The deficient activity of uroporphyrinogen III synthase (UROS), the fourth enzyme in the heme synthesis cycle, represents the cornerstone of the pathology in CEP [2]. This enzymatic deficiency was previously linked to a mutation in the UROS encoding gene, which explained the autosomal recessive inheritance pattern in the majority of CEP cases [2, 4]. Recently, it has been proven that several mutations in other genes can be involved in the pathogenesis, like GATA1 and aminolevulinate synthase genes, which also explained the X-linked inheritance pattern [2, 5].

These mutations result in a varied deficiency, but not an absence, of UROS. Hence, the downstream pathogenesis, clinical manifestations, diagnosis and management will depend on the accumulations and deficiencies of the heme cycle intermediates (Fig. 1) [1, 3]. Once hydroxymethylbilane is formed, it undergoes one of two pathways: (1) enzymatic conversion via UROS to uroporphyrinogen III (URO-III) and (2) non-enzymatic conversion to uroporphyrinogen-I and subsequently coproporphyrinogen-I [2, 3]. Normally, UROS dominates the process by converting the majority of hydroxymethylbilane to URO-III, which completes the cycle to form heme. But in CEP this enzyme is deficient, which shifts the process toward uroporphyrinogen-I and coproporphyrinogen-I formation, and further auto-oxidation to their corresponding porphyrins that accumulate in the erythroid precursors and subsequently in tissues due to hemolysis [1, 3]. The photoreactivity of these porphyrins induces free radical formation and cell death due to the photo-oxidation; this effect is amplified when the patient get exposed to wavelength 400–410 nm [2, 3]. A similar wavelength is used in phototherapy for neonatal jaundice but also predisposes to fatal sequelae in case of misdiagnosis before initiating phototherapy [6].

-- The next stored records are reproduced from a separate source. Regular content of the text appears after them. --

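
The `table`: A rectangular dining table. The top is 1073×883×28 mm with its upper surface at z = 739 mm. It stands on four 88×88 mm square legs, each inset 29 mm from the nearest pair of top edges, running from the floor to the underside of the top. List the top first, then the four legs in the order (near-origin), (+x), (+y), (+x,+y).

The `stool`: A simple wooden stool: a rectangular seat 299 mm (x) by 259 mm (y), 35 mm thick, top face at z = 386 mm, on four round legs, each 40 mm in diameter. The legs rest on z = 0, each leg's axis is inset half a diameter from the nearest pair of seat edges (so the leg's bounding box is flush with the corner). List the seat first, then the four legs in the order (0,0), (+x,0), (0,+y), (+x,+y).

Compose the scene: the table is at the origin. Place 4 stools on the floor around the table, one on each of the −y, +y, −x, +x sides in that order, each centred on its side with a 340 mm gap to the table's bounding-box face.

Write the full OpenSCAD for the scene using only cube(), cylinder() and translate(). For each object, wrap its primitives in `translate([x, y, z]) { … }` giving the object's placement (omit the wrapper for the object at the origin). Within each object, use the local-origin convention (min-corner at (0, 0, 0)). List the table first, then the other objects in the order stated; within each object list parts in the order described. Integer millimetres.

translate([0, 0, 711]) cube([1073, 883, 28]);
translate([29, 29, 0]) cube([88, 88, 711]);
translate([956, 29, 0]) cube([88, 88, 711]);
translate([29, 766, 0]) cube([88, 88, 711]);
translate([956, 766, 0]) cube([88, 88, 711]);
translate([387, -599, 0]) {
  translate([0, 0, 351]) cube([299, 259, 35]);
  translate([20, 20, 0]) cylinder(h = 351, r = 20);
  translate([279, 20, 0]) cylinder(h = 351, r = 20);
  translate([20, 239, 0]) cylinder(h = 351, r = 20);
  translate([279, 239, 0]) cylinder(h = 351, r = 20);
}
translate([387, 1223, 0]) {
  translate([0, 0, 351]) cube([299, 259, 35]);
  translate([20, 20, 0]) cylinder(h = 351, r = 20);
  translate([279, 20, 0]) cylinder(h = 351, r = 20);
  translate([20, 239, 0]) cylinder(h = 351, r = 20);
  translate([279, 239, 0]) cylinder(h = 351, r = 20);
}
translate([-639, 312, 0]) {
  translate([0, 0, 351]) cube([299, 259, 35]);
  translate([20, 20, 0]) cylinder(h = 351, r = 20);
  translate([279, 20, 0]) cylinder(h = 351, r = 20);
  translate([20, 239, 0]) cylinder(h = 351, r = 20);
  translate([279, 239, 0]) cylinder(h = 351, r = 20);
}
translate([1413, 312, 0]) {
  translate([0, 0, 351]) cube([299, 259, 35]);
  translate([20, 20, 0]) cylinder(h = 351, r = 20);
  translate([279, 20, 0]) cylinder(h = 351, r = 20);
  translate([20, 239, 0]) cylinder(h = 351, r = 20);
  translate([279, 239, 0]) cylinder(h = 351, r = 20);
}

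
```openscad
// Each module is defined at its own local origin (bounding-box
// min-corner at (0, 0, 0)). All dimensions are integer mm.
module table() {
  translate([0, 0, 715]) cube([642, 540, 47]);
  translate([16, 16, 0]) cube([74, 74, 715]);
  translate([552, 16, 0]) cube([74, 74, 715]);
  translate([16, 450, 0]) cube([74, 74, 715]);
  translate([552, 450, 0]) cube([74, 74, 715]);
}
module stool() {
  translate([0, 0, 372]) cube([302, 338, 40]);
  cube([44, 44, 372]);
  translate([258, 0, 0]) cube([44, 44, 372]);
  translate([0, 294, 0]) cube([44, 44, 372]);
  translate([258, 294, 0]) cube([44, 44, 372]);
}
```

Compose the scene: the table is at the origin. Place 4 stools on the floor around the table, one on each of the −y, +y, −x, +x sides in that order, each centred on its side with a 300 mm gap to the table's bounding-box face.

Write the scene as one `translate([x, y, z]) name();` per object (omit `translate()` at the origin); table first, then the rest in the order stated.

table();
translate([170, -638, 0]) stool();
translate([170, 840, 0]) stool();
translate([-602, 101, 0]) stool();
translate([942, 101, 0]) stool();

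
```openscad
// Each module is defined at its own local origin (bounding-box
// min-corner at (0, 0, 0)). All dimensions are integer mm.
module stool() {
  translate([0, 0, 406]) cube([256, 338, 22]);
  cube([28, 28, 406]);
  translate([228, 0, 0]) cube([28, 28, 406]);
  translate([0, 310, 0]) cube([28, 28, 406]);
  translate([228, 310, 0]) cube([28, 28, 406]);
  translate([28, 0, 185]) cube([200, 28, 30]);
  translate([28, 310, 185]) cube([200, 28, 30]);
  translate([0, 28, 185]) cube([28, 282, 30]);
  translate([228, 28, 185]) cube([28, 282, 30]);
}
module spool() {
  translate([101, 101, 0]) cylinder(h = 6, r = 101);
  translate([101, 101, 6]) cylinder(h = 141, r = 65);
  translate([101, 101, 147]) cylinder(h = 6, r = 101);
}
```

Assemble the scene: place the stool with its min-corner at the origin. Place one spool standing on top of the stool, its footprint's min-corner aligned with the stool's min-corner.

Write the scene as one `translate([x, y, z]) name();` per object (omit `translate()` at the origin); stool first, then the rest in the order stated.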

The porphyrin profiles, in addition to the clinical manifestations, represent the key diagnostic features of CEP [4]. In our case, the early onset of symptoms alongside the clinical examination and lab tests confirmed the diagnosis of CEP; we did not perform any genetic tests since they are unavailable in our hospital. According to a series of 29 CEP patients, approximately 76% of patients had an onset before the fifth year of life, with a greater likelihood for urine discoloration to be the initial symptom among other complications. Furthermore, the hematological complications was found to be the main predictors of poor prognosis, patients with an onset before the fifth year developed a more progressive form, involving neonatal jaundice and transfusion-dependent hemolytic anemia [7]. This is consistent with the patient’s history of urine discoloration in her early childhood preceding the onset of cutaneous and other complications, but neonatal jaundice was not reported.

Our differential diagnosis also involved porphyria cutanea tarda (PCT), hepatoerythropoietic porphyria (HEP), epidermolysis bullosa and xeroderma pigmentosum. We ruled out PCT and HEP biochemically; epidermolysis bullosa was excluded clinically since it involves areas with physical injury despite light exposure. Xeroderma pigmentosum was excluded under the absence of tumors and neurological complications [1, 8].

As for the management, it involves vitamin D supplementation with photoprotection, chronic blood transfusion and allogeneic bone marrow transplantation, which represents the only effective therapy for severe CEP cases [1, 4]. Also, promising alternatives have emerged recently: afamelanotide, a melanocortin-stimulating hormone analog, was used for improving light tolerance by stimulating melanosynthesis; proteasome inhibitors were used to inhibit URO-III degradation in cases of certain mutations; and gene therapy [2, 9]. For our patient, vitamin D supplementation alongside strict photoprotection and blood transfusion have succeeded in reducing the deterioration of the symptoms to the date of this article.

This case presents a clinical picture of CEP in a patient who was impeded from receiving healthcare services for many years due to the war. Also, we discuss the efficiency of preventive therapy along with blood transfusion. More studies are required to replace this symptomatic management with effective pharmacological therapies.